An oft-overlooked area of data science is the actual architecture of machine learning systems. It’s easy to get excited about the latest algorithms and ML packages, but broader operationalization of the system is taken for granted. If you are a data scientist aspiring to work in product with companies shipping productized ML models, then Machine Learning Design Patterns is worth a perusal.
The book addresses an issue that we at Phase AI see constantly: terminology in this space is still new, and the way we describe design patterns – let alone use them – is inconsistent. Worse still, a poorly architected ML product could introduce so many problems down that line that it all but guarantees failure for a startup or product launch. It’s wonderful to see the authors try and address this.
The majority of the book (chapters 2 through 7) provides an overview of common approaches to discussing and addressing machine learning problems. This includes data ingestion, cleaning, modeling, and even the ethics of AI. Each chapter has a set important terms and approaches (i.e., the design patterns); it provides definitions for the design pattern, and examples of how one can implement the design pattern and address common issues with it.

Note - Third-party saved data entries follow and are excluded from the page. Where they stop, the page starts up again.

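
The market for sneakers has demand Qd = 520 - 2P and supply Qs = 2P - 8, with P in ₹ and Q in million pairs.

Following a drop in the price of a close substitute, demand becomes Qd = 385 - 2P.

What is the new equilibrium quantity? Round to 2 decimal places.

Before the shock: 520 - 2P = 2P - 8 ⇒ 528 = 4P ⇒ P = 132, Q = 256.
The new curves are Qd = 385 - 2P (demand) and Qs = 2P - 8 (supply).
Equate the new curves: 385 - 2P = 2P - 8, giving 393 = 4P, P = 98.25, Q = 188.5.

188.50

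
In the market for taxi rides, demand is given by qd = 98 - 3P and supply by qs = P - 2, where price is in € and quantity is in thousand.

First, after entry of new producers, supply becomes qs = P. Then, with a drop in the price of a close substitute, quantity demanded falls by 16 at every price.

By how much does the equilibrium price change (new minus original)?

Original equilibrium: 98 - 3P = P - 2 gives 100 = 4P, so P = 25 and q = 23.
The shock moves the curves to qd = 82 - 3P and qs = P.
Setting them equal: 82 - 3P = P → 82 = 4P, so P = 20.5 and q = 20.5.
ΔP = 20.5 − 25 = -4.5.

-4.5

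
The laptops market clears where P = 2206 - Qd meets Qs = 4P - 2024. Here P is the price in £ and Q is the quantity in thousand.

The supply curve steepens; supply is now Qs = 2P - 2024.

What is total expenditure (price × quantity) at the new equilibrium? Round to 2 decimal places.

Before the shock: 2206 - P = 4P - 2024 ⇒ 4230 = 5P ⇒ P = 846, Q = 1360.
The shock moves the curves to Qd = 2206 - P and Qs = 2P - 2024.
New equilibrium: 2206 - P = 2P - 2024 ⇒ 4230 = 3P ⇒ P = 1410, Q = 796.
New expenditure = 1410 × 796 = 1122360.00.

1122360.00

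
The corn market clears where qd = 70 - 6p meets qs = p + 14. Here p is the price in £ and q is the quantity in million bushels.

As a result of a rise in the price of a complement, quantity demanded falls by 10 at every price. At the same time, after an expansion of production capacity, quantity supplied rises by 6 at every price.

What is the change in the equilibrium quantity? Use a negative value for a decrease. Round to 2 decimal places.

+3.71

Initially, 70 - 6p = p + 14, so 56 = 7p and p = 8, q = 22.
The shock moves the curves to qd = 60 - 6p and qs = p + 20.
New equilibrium: 60 - 6p = p + 20 ⇒ 40 = 7p ⇒ p = 40/7 ≈ 5.7143, q = 180/7 ≈ 25.7143.
Δq = 25.7143 − 22 = +3.71.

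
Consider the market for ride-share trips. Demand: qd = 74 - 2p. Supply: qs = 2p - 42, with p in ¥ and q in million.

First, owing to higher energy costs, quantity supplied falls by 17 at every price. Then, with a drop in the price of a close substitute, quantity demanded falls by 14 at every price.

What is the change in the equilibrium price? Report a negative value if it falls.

Before the shock: 74 - 2p = 2p - 42 ⇒ 116 = 4p ⇒ p = 29, q = 16.
With the change applied: demand qd = 60 - 2p, supply qs = 2p - 59.
Clearing the new market: 60 - 2p = 2p - 59, so p = 29.75 and q = 0.5.
Δp = 29.75 − 29 = +0.75.

+0.75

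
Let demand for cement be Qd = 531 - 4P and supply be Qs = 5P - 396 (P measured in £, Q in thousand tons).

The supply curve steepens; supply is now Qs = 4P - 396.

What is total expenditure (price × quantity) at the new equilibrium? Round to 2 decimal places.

Before the shock: 531 - 4P = 5P - 396 ⇒ 927 = 9P ⇒ P = 103, Q = 119.
The shock moves the curves to Qd = 531 - 4P and Qs = 4P - 396.
New equilibrium: 531 - 4P = 4P - 396 ⇒ 927 = 8P ⇒ P = 115.875, Q = 67.5.
New expenditure = 115.875 × 67.5 = 7821.56.

7821.56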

Let’s look at data preparation (Chapter 2, Data Representation Design Patterns) as an example. The authors provide an overview of how different types of variables can be represented for machine learning problems. This includes concepts like one-hot encoding, feature embedding, multimodal inputs, and more. One can write 1000s of pages on the topics in each chapter, so this is really more about terminology and a general introduction.
In addition to standardization of terminology, the book presents helpful diagrams on how to structure ML-driven products and pipelines. Figure 8-5, shown below, is a good example of this. These diagrams are critical to understanding the architecture and design patterns powering ML projects, and I hope more VPs of Engineering and Architecture document, review, and promote such diagrams within their ML-driven product and service organizations… Such documentation is the only way architecture principles will maintain their integrity as teams scale and team members come and go.
My biggest qualm with the book is that much of it is spent laying the groundwork for the field, and as such, only one chapter focuses on how the design patterns in this book could be used for building solutions to common problems. I would love to see a few chapters dedicated to in-depth analysis of architectures (or options) for performant product recommendation systems, or a fraud model at a bank, or something else. This could be a good opportunity for a sequel.
The question remains, however: who is this book for? If you are just learning ML or data science, you might benefit from a skim, but I would suggest you focus on learning the core skills of data science. If you are now entering the world of product management, architecting solutions, or leading an ML team, then these concepts are vital; if you are not familiar with them, then this is a good place to start. Similarly, if you are a technology manager or leader who doesn’t have much experience with ML, then this book will provide a nice foundation for your work.